Меня всегда поражал этот мамин внутренний стержень, отсутствие страха в экстренных ситуациях, решимость и то, как все это сочеталось с ее красотой и женственностью.

Папа же погиб, когда мне было пять лет. К тому моменту они с мамой уже были в разводе, а за ней ухаживал мой будущий отчим, который в дальнейшем воспитывал меня как своего сына. Мы не были с ним друзьями, и какое-то время у нас с ним были разные взгляды на жизнь.
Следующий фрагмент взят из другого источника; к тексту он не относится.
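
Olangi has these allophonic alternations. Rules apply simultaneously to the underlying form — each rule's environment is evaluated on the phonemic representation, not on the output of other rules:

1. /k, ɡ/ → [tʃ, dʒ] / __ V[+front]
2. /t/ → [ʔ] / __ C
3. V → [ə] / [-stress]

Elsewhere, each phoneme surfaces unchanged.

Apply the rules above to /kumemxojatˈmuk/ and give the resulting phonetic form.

[kəməmxəjəʔˈmuk]

/k/ — word-initial; rule 1 does not apply here → [k].
Rule 3 applies to /u/ (between /k/ and /m/: in an unstressed syllable) → [ə].
Rule 3 applies to /e/ (between /m/ and /m/: in an unstressed syllable) → [ə].
Rule 3 applies to /o/ (between /x/ and /j/: in an unstressed syllable) → [ə].
/a/ (between /j/ and /t/) occurs in an unstressed syllable → [ə] by rule 3.
Rule 2 applies to /t/ (between /a/ and /m/: immediately before a consonant) → [ʔ].
/u/ (between /m/ and /k/): rule 3 targets it, but not in an unstressed syllable → unchanged [u].
/k/ — word-final; rule 1 does not apply here → [k].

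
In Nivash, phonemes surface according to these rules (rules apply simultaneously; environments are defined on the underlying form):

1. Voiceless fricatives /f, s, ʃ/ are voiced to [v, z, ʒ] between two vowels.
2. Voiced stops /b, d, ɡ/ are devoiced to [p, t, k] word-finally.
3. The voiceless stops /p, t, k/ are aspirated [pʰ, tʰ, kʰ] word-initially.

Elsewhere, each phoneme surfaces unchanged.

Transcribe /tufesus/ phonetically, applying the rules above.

[tʰuvezus]

Rule 3 applies to /t/ (word-initial: word-initially) → [tʰ].
Rule 1 applies to /f/ (between /u/ and /e/: between two vowels) → [v].
/s/ (between /e/ and /u/) occurs between two vowels → [z] by rule 1.
/s/ (word-final) fails the environment for rule 1, so it stays [s].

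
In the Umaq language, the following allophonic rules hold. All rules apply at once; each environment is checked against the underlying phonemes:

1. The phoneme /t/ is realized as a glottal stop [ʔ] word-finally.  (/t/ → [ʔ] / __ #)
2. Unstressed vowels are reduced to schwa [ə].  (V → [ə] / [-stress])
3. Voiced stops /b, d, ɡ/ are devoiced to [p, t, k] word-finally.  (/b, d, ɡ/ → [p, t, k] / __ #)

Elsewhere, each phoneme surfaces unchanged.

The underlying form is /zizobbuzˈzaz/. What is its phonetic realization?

[zəzəbbəzˈzaz]

/z/ stays [z].
/i/ meets the environment for rule 2 (in an unstressed syllable) → [ə].
/z/ (between /i/ and /o/) is unaffected → [z].
/o/ meets the environment for rule 2 (in an unstressed syllable) → [ə].
/b/ — between /o/ and /b/; rule 3 does not apply here → [b].
/b/ (between /b/ and /u/): rule 3 targets it, but not word-finally → unchanged [b].
Rule 2 applies to /u/ (between /b/ and /z/: in an unstressed syllable) → [ə].
/z/ (between /u/ and /z/) is unaffected → [z].
/z/ (between /z/ and /a/): no rule targets it → [z].
/a/ (between /z/ and /z/) is in the target of rule 2 but the environment (in an unstressed syllable) is not met → [a].
/z/ (word-final) is unaffected → [z].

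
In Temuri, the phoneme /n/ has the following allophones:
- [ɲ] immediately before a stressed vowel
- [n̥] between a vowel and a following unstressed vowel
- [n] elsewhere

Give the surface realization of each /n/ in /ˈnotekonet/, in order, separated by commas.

[ɲ], [n̥]

Occurrence 1 (position 1): immediately before a stressed vowel → [ɲ].
Occurrence 2 (position 7): between a vowel and a following unstressed vowel → [n̥].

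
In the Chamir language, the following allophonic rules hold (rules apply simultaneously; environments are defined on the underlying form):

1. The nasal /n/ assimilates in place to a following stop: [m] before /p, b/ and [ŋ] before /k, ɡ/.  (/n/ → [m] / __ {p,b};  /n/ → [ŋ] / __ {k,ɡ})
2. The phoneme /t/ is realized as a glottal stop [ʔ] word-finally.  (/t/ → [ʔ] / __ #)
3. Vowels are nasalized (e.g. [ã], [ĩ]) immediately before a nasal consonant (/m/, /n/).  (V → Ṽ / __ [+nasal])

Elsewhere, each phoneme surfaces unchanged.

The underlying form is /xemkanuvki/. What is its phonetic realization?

/e/ (between /x/ and /m/): before a nasal consonant, so rule 3 applies → [ẽ].
/a/ — between /k/ and /n/, before a nasal consonant — surfaces as [ã] (rule 3).
/n/ (between /a/ and /u/) fails the environment for rule 1, so it stays [n].
/u/ (between /n/ and /v/) is in the target of rule 3 but the environment (before a nasal consonant) is not met → [u].
/i/ — word-final; rule 3 does not apply here → [i].

[xẽmkãnuvki]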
Но после моей службы в армии и начала семейной жизни все изменилось. Теперь мой отчим — самый дорогой для меня человек после мамы.
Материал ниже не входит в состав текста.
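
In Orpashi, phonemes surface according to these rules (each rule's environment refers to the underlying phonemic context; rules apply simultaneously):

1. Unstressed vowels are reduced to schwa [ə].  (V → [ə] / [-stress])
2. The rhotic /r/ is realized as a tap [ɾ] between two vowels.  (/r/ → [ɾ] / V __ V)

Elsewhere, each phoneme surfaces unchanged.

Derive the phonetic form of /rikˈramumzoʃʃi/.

[rəkˈraməmzəʃʃə]

/r/ — word-initial; rule 2 does not apply here → [r].
/i/ meets the environment for rule 1 (in an unstressed syllable) → [ə].
/k/ stays [k].
/r/ (between /k/ and /a/): rule 2 targets it, but not between two vowels → unchanged [r].
/a/ (between /r/ and /m/) fails the environment for rule 1, so it stays [a].
/m/ (between /a/ and /u/) is unaffected → [m].
/u/ (between /m/ and /m/): in an unstressed syllable, so rule 1 applies → [ə].
/m/ (between /u/ and /z/): no rule targets it → [m].
/z/ — not in any rule's target class → [z].
/o/ (between /z/ and /ʃ/) occurs in an unstressed syllable → [ə] by rule 1.
/ʃ/ (between /o/ and /ʃ/): no rule targets it → [ʃ].
/ʃ/ (between /ʃ/ and /i/) is unaffected → [ʃ].
/i/ meets the environment for rule 1 (in an unstressed syllable) → [ə].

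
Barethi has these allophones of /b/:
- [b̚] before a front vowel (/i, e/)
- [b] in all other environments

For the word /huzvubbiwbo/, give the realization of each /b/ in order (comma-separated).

[b], [b̚], [b]

Occurrence 1 (position 6): no conditioning environment matches → elsewhere allophone [b].
Occurrence 2 (position 7): before a front vowel (/i, e/) → [b̚].
Occurrence 3 (position 10): no conditioning environment matches → elsewhere allophone [b].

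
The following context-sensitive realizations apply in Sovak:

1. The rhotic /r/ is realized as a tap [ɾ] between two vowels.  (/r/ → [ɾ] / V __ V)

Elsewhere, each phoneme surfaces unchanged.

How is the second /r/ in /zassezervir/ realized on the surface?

/r/ — word-final; rule 1 does not apply here → [r].

[r]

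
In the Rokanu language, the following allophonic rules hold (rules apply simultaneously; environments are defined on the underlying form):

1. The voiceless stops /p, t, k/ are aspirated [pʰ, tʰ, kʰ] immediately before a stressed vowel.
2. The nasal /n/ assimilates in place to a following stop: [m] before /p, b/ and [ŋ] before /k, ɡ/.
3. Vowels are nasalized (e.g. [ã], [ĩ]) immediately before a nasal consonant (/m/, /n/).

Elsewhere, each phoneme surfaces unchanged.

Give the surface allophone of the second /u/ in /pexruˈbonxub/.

[u]

/u/ — between /x/ and /b/; rule 3 does not apply here → [u].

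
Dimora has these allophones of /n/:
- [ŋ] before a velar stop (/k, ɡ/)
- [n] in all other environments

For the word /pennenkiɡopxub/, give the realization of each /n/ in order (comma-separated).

Occurrence 1 (position 3): no conditioning environment matches → elsewhere allophone [n].
Occurrence 2 (position 4): no conditioning environment matches → elsewhere allophone [n].
Occurrence 3 (position 6): before a velar stop → [ŋ].

[n], [n], [ŋ]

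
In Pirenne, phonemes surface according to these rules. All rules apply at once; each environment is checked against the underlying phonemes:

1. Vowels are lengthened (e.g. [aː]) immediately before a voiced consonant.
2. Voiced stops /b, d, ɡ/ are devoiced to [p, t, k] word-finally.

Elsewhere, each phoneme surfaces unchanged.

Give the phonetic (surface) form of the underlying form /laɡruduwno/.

/l/ (word-initial) is unaffected → [l].
/a/ — between /l/ and /ɡ/, before a voiced consonant — surfaces as [aː] (rule 1).
/ɡ/ (between /a/ and /r/) is in the target of rule 2 but the environment (word-finally) is not met → [ɡ].
/r/ (between /ɡ/ and /u/): no rule targets it → [r].
Rule 1 applies to /u/ (between /r/ and /d/: before a voiced consonant) → [uː].
/d/ — between /u/ and /u/; rule 2 does not apply here → [d].
Rule 1 applies to /u/ (between /d/ and /w/: before a voiced consonant) → [uː].
/w/ (between /u/ and /n/) is unaffected → [w].
/n/ — not in any rule's target class → [n].
/o/ (word-final) is in the target of rule 1 but the environment (before a voiced consonant) is not met → [o].

[laːɡruːduːwno]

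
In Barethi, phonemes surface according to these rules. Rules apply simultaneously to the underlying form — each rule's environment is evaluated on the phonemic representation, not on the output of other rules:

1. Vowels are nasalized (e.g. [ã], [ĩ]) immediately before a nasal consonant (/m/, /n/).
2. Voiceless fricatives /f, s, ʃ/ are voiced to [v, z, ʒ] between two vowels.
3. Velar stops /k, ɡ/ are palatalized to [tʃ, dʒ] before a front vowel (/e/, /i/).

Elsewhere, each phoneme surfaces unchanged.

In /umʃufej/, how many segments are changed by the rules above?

2

Segments that undergo a rule: /u/ → [ũ] (rule 1); /f/ → [v] (rule 2).
All other segments surface unchanged.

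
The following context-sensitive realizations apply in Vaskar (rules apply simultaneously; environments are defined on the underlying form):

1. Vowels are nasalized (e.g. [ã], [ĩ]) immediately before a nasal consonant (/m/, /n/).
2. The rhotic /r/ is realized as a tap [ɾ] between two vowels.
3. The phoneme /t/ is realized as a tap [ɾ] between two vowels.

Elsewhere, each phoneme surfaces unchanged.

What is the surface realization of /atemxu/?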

Честно признаться, в школу я ходил с большой неохотой, мне там было совсем неинтересно. С детства мои гиперактивность и исследовательский ум делали меня непоседой. Очень сложно было высидеть на месте сорок пять минут и при этом еще что-то понять из урока. Кроме того, надо было идти два километра по морозу через реку. Школьных автобусов не было и в помине, а вот школьные валенки были! Помню, как в одну из холодных зим стоял сильный мороз и дул сильный ветер. Мои одноклассницы снимали серьги перед походом в школу, чтобы не отморозить мочку уха. В один из дней мы пришли в школу в буквальном смысле слова заледеневшие: на бровях и ресницах лежал иней. Из четырнадцати человек до школы добралось только пятеро моих одноклассников, и уроки хотели отменить, но в расписании стояли геометрия и французский язык, и мы решили остаться, чтобы согреться и посетить любимые предметы.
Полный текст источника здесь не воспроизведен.